If you spend most of your time with people who have a poverty consciousness and believe that only greedy people become rich, then you have little chance of ever making the money that you desire to do the things in life you want to do. It’s difficult to go around saying things like, “The rich get richer and the poor get poorer” and also make money at the same time unless you’re a psychopath because you won’t want to become rich if you believe in your heart that rich people are evil.
As a teacher, I have seen the above principles at work with troubled kids who come from traumatic backgrounds. They struggle despite receiving extensive wrap-around services from the school system because inside and outside of school, they only associate with other students who make unwise decisions and lack healthy coping mechanisms. Likewise, I have known kids who statistically shouldn’t have beaten the odds, but did, because they spent most of their time with friends who had (and whose families had) high expectations for themselves and discovered positive outlets for stress.

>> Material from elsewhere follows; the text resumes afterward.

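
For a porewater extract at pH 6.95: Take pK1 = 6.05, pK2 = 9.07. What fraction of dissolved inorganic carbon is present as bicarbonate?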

An alarming amount of my students report being lonely as the number one thing they would change about their life. It is critical to structure healthy interaction with other people into your day, regardless of the . It’s a cruel irony that the same technology that permits us to be more connected than at any point in history is at the same time directly responsible for greater social isolation.
A recent survey released by Cigna, a major insurer, found the percent of people classified as lonely increased from 54% in 2018 to 61% in 2019. The research also revealed eight in 10 people belonging to Generation Z (born between 1995 and 2015) and seven in 10 millennials (born between 1980 and 1994) reported being lonely as opposed to just half of Baby Boomers (born between 1944 and 1964) that Cigna surveyed.
These figures are likely to increase as more high school and college students take online classes and then join a workforce that is increasingly allowing remote work arrangements.
No one can do it for you…but, you can’t do it all yourself. The most successful people have surrounded themselves with people who helped them.